Mean-Centering vs Anisotropy
Transformer embeddings have an awkward property: many texts look "somewhat similar" to each other even when their domains are different. Raw cosine can therefore be misleading.
The server handles this through _mean_center: before comparison, it subtracts the shared mean vector from the etalons. After that, NOUZ does not trust a single raw cosine. It looks at the gap between domains: how strongly one etalon wins over the others. That is why spread, percentages, and thresholds matter more than one similarity number.
core_mix and Drift
sign is intent: how a node is marked or classified. core_mix is the actual domain profile aggregated from lower-level content.
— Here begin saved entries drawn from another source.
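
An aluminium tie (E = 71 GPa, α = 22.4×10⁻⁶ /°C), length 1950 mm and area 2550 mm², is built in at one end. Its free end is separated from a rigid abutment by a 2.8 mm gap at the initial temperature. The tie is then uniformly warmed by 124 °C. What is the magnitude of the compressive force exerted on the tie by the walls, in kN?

P ≈ 243 kN

Unrestrained expansion: δ_free = αΔT L = 22.4×10⁻⁶ × 124 × 1950 = 5.416 mm.
After closing the 2.8 mm clearance, 5.416 − 2.8 = 2.616 mm of expansion remains to be suppressed by the wall.
Compatibility: PL/(AE) = 2.616 mm, so σ = P/A = E × (2.616/1950) = 95.26 MPa.
Force on the wall = σA = 95.26 × 2550 mm² = 242.9 kN.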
↑ core_mix: L4 → L3 → L2, aggregated bottom-up
If a module's sign says "Engineering" while core_mix increasingly points to "Systems Analysis", that is a drift signal: the module's content has moved away from its original frame.
Link Types
| Type | Who Creates It | Meaning |
|---|---|---|
hierarchy | User | Main structural link |
temporary | User or AI | Temporary link for material not yet settled in the graph |
semantic | AI proposes | Texts from different domains share meaning |
tag | AI proposes | Similarity between tags or short concepts |
analogy | AI proposes | Similar graph role across different domains |
error | Server | Strict hierarchy violation in SLOI |
The formula displays only hierarchy, semantic, and temporary links to stay readable. Other link types remain available in MCP data and in the index.
Bridges
Semantic bridges compare a whole note against notes from other domains. Default threshold: semantic_bridge_threshold = 0.55.
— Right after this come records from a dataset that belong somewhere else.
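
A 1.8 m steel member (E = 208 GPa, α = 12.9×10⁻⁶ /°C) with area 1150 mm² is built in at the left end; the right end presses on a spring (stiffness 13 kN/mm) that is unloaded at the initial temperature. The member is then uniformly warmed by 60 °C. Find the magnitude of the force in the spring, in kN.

P ≈ 16.5 kN

Free thermal expansion: δ_free = αΔT L = 12.9×10⁻⁶ × 60 × 1800 = 1.393 mm.
With a force P in the spring, the elastic change of the member is PL/(AE) and that of the spring is P/k; compatibility requires their sum to equal δ_free.
P [ L/(AE) + 1/k ] = δ_free → P [ 1800/(1150×208×10³) + 1/(13×10³) ] = 1.393.
P = 1.393 / 8.445×10⁻⁵ = 16500 N.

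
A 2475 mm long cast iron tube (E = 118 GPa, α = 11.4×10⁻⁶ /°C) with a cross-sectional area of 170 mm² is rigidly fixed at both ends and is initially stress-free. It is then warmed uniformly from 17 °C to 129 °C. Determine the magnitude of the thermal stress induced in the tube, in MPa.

With length fixed, the mechanical strain must cancel the thermal strain αΔT = 11.4×10⁻⁶ × 112 = 1276.8×10⁻⁶.
Hence σ = E·αΔT = 118×10³ × 1276.8×10⁻⁶ = 150.7 MPa, compressive.

σ ≈ 151 MPa (compressive)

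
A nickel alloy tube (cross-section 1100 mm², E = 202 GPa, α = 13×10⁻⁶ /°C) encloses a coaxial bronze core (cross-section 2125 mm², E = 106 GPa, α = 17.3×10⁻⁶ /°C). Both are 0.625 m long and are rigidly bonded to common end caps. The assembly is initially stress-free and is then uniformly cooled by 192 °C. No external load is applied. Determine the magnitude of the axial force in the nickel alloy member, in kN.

Both members must finish at the same length. With the larger α, the bronze tends to over-contract; the plates restrain it, putting the bronze in tension and the nickel alloy in compression. With no external load the two internal forces are equal and opposite, magnitude P.
Compatibility of the two members (thermal + elastic change equal): (α₁ − α₂)ΔT = P·[1/(A₁E₁) + 1/(A₂E₂)].
|α₁ − α₂|·ΔT = 4.3×10⁻⁶ × 192 = 0.0008256.
1/(A₁E₁) + 1/(A₂E₂) = 1/(1100×202×10³) + 1/(2125×106×10³) = 8.94×10⁻⁹ N⁻¹.
P = 0.0008256 / 8.94×10⁻⁹ = 92350 N = 92.35 kN.

P ≈ 92.3 kN (compressive in the nickel alloy)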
Tag bridges compare tags and short concepts. They can reveal shared concepts even when full texts are different.
Analogy bridges look for structural similarity: similar core_mix, level, degree, and tag overlap. Default threshold: structural_bridge_threshold = 0.55.
All bridges are returned as proposals (proposed: true). The server shows candidates; you decide what becomes a link.
Automatic Parent Search
suggest_parents, process_orphans, and add_entity can propose a place for a note without parents.
The server compares the note text with possible parents. Candidates below parent_link_threshold (0.55) are discarded. If several candidates are close, the parent from the same domain gets priority.
Pipeline
Note
Markdown with YAML: type, level, sign, parents, tags. Files without YAML are indexed too, but need markup.
Index
The server stores metadata, content, links, and embeddings in SQLite.
Classification
Content is compared with etalons; L5 receives artifact_sign, L4 can receive a composite sign.
Aggregation
L4 gets a profile from text classification; L3 and L2 aggregate child nodes bottom-up.
Proposals
Bridges, parents, tags, and hierarchy errors are returned as candidates for your decision.
Database
NOUZ stores its index in SQLite (obsidian_kb.db in the vault root):
- file metadata;
- graph links;
- embeddings;
- etalon reference vectors;
core_mix,sign_auto,sign_source,artifact_sign.
Notes and the database stay local. If you use a cloud embedding provider, only texts requested for embeddings leave your machine.
SQLite does not require a separate database server: Python includes sqlite3, and NOUZ uses aiosqlite as an async wrapper. The local index file is created when the vault is indexed.